El director de Migración, vicealmirante Sigfrido Pared Pérez, pidió este martes a la Justicia y a la Policía investigar si actuaron manos criminales en el incendio que destruyó una pensión de 20 habitaciones en las que residían 80 haitianos en Pueblo Nuevo, Mao.
Indicó que el hecho es preocupante, porque se produce luego que dirigentes barriales de Santiago amenazaran con tomar la justicia por sus manos y expulsar a los haitianos residentes en esa provincia.
Advirtió que Migración no tolerará actuaciones similares y que someterá a la Justicia a las personas que usurpen las funciones de esa dependencia y tomen medidas para expulsar a ciudadanos haitianos del territorio nacional.
El incendio se originó ayer en dos pensiones de la calle Casiano Gómez, parte atrás.
La pensión es propiedad de Antonio Núñez, de 65 años, y Ramón Emilio Peña, de 67 años.
Miembros del Cuerpo de Bomberos de Mao evitaron que el fuego se extendiera a otras casas contiguas.
Los bomberos y la policía dijeron que ninguna persona resultó lesionada.
Las habitaciones donde vivían las familias haitianas estaban techadas de madera y cobijadas de zinc y se redujeron a cenizas.
Ningún grupo en particular debe tomar la Justicia en sus manos.

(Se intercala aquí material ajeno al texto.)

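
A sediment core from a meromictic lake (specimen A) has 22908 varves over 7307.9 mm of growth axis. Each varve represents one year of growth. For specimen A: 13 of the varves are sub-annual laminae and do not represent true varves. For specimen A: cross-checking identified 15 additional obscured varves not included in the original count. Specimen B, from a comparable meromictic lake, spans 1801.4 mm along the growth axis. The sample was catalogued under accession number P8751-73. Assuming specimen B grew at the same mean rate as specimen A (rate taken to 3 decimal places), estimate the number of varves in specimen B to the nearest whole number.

5647 varves

Specimen A: adjusted count: 22908 − 13 + 15 = 22910 varves.
A: 7307.9 mm over 22910 years gives 7307.9 / 22910 ≈ 0.319 mm per year.
Specimen B: 1801.4 mm / 0.319 mm per year = 5647.02 years ≈ 5647 varves.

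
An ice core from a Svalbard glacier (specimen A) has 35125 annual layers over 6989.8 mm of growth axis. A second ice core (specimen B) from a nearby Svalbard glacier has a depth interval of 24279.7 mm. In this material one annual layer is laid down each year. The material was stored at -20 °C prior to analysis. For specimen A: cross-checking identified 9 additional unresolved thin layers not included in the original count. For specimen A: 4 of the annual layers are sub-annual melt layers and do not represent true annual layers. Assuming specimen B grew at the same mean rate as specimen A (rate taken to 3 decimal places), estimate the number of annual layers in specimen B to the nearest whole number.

122009 annual layers

Specimen A: true annual layer count = 35125 − 4 + 9 = 35130.
A: Mean rate = 6989.8 mm / 35130 years ≈ 0.199 mm/yr.
B spans 24279.7 / 0.199 = 122008.54 years ≈ 122009 annual layers.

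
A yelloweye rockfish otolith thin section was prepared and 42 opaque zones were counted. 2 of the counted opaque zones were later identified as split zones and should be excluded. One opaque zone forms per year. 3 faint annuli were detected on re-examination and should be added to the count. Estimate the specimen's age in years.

43 years

After corrections the count is 42 − 2 + 3 = 43 opaque zones.
One opaque zone per year makes the duration 43 years.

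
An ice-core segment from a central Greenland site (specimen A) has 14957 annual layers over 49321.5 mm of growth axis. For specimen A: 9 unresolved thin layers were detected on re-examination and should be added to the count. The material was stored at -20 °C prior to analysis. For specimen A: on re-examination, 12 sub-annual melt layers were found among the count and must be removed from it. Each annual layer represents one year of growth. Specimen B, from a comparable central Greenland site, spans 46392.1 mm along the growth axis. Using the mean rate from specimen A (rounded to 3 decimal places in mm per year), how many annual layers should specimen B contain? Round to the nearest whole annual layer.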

Eso es usurpación de funciones en violación a la Ley, advirtió Pared Pérez.
Ninguna persona tiene autoridad que no sea la que da la Ley, precisó el funcionario gubernamental.
Algunos medios de comunicación han advertido a las autoridades sobre las graves consecuencias de que los dominicanos tomen la Justicia por sus manos y comiencen a actuar contra los haitianos residentes en el país.
Dirigentes barriales de Santiago dieron a las autoridades de Migración un mes de plazo para que detegan a los haitianos ilegales que residen en esa provincia y los repatrien a su país.
De lo contrario, advirtieron atacarán a los haitianos y los expulsarán del país.
Temor al cólera
Los grupos que solicitan la expulsión de los haitianos alegan que quieren evitar la propagación del cólera en el territorio dominicano. Ese mal ha matado a cerca de 4 mil personas en Haitì.